The villain biography project. Choose three villain pages from the collection – for example, the Overlord, Morro, and Wrayth. For each villain, research their backstory: what was their motivation? What made them turn to darkness? What elemental power or special ability did they possess? Write a one-paragraph villain biography on the back of each colored page. The most interesting element of this activity is the discovery that Ninjago’s villains are consistently given genuine motivation rather than simple evil – Morro was rejected and betrayed; the Overlord is a primal force of darkness without true choice; Garmadon is both villain and father. This complexity makes the villain biography project more emotionally sophisticated than it initially appears, and the biographies become genuinely interesting short-form writing exercises.

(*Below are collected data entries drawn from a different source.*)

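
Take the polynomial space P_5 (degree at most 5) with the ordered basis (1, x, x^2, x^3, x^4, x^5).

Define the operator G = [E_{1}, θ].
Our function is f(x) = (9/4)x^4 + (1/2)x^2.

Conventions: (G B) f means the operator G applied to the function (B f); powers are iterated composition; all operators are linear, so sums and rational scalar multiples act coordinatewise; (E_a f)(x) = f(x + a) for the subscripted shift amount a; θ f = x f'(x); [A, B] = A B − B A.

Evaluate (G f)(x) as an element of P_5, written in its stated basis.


θ f = 9x^4 + x^2
E_{1} θ f = 9x^4 + 36x^3 + 55x^2 + 38x + 10
E_{1} f = (9/4)x^4 + 9x^3 + 14x^2 + 10x + 11/4
θ E_{1} f = 9x^4 + 27x^3 + 28x^2 + 10x
[E_{1}, θ] f = 9x^3 + 27x^2 + 28x + 10

g(x) = 9x^3 + 27x^2 + 28x + 10


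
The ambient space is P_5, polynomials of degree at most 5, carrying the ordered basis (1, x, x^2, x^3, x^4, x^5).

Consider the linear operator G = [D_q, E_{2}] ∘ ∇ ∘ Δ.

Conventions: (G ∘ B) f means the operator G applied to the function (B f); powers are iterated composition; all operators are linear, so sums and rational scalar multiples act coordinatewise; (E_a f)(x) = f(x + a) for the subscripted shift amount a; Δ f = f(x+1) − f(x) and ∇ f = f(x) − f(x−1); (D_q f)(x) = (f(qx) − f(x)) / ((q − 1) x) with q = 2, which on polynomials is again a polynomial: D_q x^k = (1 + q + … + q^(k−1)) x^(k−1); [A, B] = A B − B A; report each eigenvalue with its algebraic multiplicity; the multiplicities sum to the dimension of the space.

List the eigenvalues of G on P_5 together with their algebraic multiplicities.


λ = 0 (multiplicity 6)

image of 1: 0
image of x: 0
image of x^2: 0
image of x^3: 0
image of x^4: -24
image of x^5: -200x - 320
the matrix is upper triangular; its diagonal is (0, 0, 0, 0, 0, 0)
for a triangular matrix the eigenvalues are the diagonal entries, with algebraic multiplicity their repetition count


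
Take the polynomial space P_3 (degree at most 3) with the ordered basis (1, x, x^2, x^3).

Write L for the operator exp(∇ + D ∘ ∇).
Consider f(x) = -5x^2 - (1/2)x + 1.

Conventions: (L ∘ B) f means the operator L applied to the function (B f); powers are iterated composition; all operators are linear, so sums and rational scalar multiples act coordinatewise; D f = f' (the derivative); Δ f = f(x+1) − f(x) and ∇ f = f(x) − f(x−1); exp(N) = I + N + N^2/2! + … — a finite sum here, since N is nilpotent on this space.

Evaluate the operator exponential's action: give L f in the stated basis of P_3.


order-1 term: -10x - 11/2
order-2 term: -5
the series for exp(∇ + D ∘ ∇) f terminates at order 2
exp(∇ + D ∘ ∇) f = -5x^2 - (21/2)x - 19/2

the image equals g(x) = -5x^2 - (21/2)x - 19/2


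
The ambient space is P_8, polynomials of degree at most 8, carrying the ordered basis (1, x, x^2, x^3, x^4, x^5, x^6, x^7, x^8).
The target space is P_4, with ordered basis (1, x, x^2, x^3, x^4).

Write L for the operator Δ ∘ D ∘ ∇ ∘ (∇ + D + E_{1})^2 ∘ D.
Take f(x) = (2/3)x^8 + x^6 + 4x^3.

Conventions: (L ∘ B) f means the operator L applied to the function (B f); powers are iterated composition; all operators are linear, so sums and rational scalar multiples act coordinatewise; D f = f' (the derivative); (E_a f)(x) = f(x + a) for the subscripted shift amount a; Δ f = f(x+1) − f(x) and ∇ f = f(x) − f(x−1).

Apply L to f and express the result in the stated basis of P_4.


D f = (16/3)x^7 + 6x^5 + 12x^2
∇ D f = (112/3)x^6 - 112x^5 + (650/3)x^4 - (740/3)x^3 + 172x^2 - (130/3)x - 2/3
D D f = (112/3)x^6 + 30x^4 + 24x
E_{1} D f = (16/3)x^7 + (112/3)x^6 + 118x^5 + (650/3)x^4 + (740/3)x^3 + 184x^2 + (274/3)x + 70/3
(∇ + D + E_{1}) D f = (16/3)x^7 + 112x^6 + 6x^5 + (1390/3)x^4 + 356x^2 + 72x + 68/3
∇ (∇ + D + E_{1}) D f = (112/3)x^6 + 560x^5 - (4390/3)x^4 + (11540/3)x^3 - 4288x^2 + 3170x - 848
D (∇ + D + E_{1}) D f = (112/3)x^6 + 672x^5 + 30x^4 + (5560/3)x^3 + 712x + 72
E_{1} (∇ + D + E_{1}) D f = (16/3)x^7 + (448/3)x^6 + 790x^5 + 2360x^4 + 4340x^3 + 4988x^2 + (10130/3)x + 3112/3
(∇ + D + E_{1}) (∇ + D + E_{1}) D f = (16/3)x^7 + 224x^6 + 2022x^5 + (2780/3)x^4 + 10040x^3 + 700x^2 + (21776/3)x + 784/3
∇ (∇ + D + E_{1})^2 D f = (112/3)x^6 + 1232x^5 + (20810/3)x^4 - 12220x^3 + 41532x^2 - (101450/3)x + 52426/3
D ∇ (∇ + D + E_{1})^2 D f = 224x^5 + 6160x^4 + (83240/3)x^3 - 36660x^2 + 83064x - 101450/3
Δ D ∇ (∇ + D + E_{1})^2 D f = 1120x^4 + 26880x^3 + 122440x^2 + 35680x + 241604/3

the image equals g(x) = 1120x^4 + 26880x^3 + 122440x^2 + 35680x + 241604/3


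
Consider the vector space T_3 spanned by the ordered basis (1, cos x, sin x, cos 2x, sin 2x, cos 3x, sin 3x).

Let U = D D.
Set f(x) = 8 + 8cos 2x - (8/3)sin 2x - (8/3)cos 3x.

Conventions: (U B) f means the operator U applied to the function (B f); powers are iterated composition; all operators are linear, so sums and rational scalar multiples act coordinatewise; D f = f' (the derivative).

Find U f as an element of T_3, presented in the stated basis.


g(x) = -32cos 2x + (32/3)sin 2x + 24cos 3x

D f = -(16/3)cos 2x - 16sin 2x + 8sin 3x
D D f = -32cos 2x + (32/3)sin 2x + 24cos 3x


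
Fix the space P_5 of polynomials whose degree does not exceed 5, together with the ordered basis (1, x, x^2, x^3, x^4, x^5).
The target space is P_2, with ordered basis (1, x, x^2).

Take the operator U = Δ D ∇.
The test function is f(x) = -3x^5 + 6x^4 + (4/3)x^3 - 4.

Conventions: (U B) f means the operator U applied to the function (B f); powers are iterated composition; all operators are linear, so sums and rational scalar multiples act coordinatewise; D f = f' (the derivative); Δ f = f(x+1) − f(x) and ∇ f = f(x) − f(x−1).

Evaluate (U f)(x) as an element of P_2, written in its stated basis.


∇ f = -15x^4 + 54x^3 - 62x^2 + 35x - 23/3
D ∇ f = -60x^3 + 162x^2 - 124x + 35
Δ D ∇ f = -180x^2 + 144x - 22

g(x) = -180x^2 + 144x - 22


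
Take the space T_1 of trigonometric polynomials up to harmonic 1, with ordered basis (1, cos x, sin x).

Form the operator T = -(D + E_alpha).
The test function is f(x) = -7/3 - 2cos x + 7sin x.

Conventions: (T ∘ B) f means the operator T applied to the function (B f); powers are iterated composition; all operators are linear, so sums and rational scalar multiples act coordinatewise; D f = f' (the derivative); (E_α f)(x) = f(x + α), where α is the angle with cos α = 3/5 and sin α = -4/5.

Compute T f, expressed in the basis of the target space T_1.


g(x) = 7/3 - (1/5)cos x - (23/5)sin x

D f = 7cos x + 2sin x
E_alpha f = -7/3 - (34/5)cos x + (13/5)sin x
(D + E_alpha) f = -7/3 + (1/5)cos x + (23/5)sin x
(-(D + E_alpha)) f = 7/3 - (1/5)cos x - (23/5)sin x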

The Spinjitzu tornado art project. Using any individual ninja page from the collection, color it using the character’s canonical color scheme. Then, on a separate larger piece of paper, create a Spinjitzu tornado portrait: draw a large circular swirl in the center of the page (the spinning tornado), fill it with the colors of that ninja’s elemental power, and cut out the colored ninja figure and place them in the center of the tornado – the ninja at the eye of their own elemental storm. Surround the tornado with small elements appropriate to the element: sparks and flame fragments for Kai’s Fire tornado, lightning bolt shapes for Jay’s Lightning tornado, ice crystal shards for Zane’s Ice tornado. The finished piece is a genuine mixed-media artwork combining coloring, drawing, and collage – and it captures the visual logic of Spinjitzu more directly than any flat coloring page can.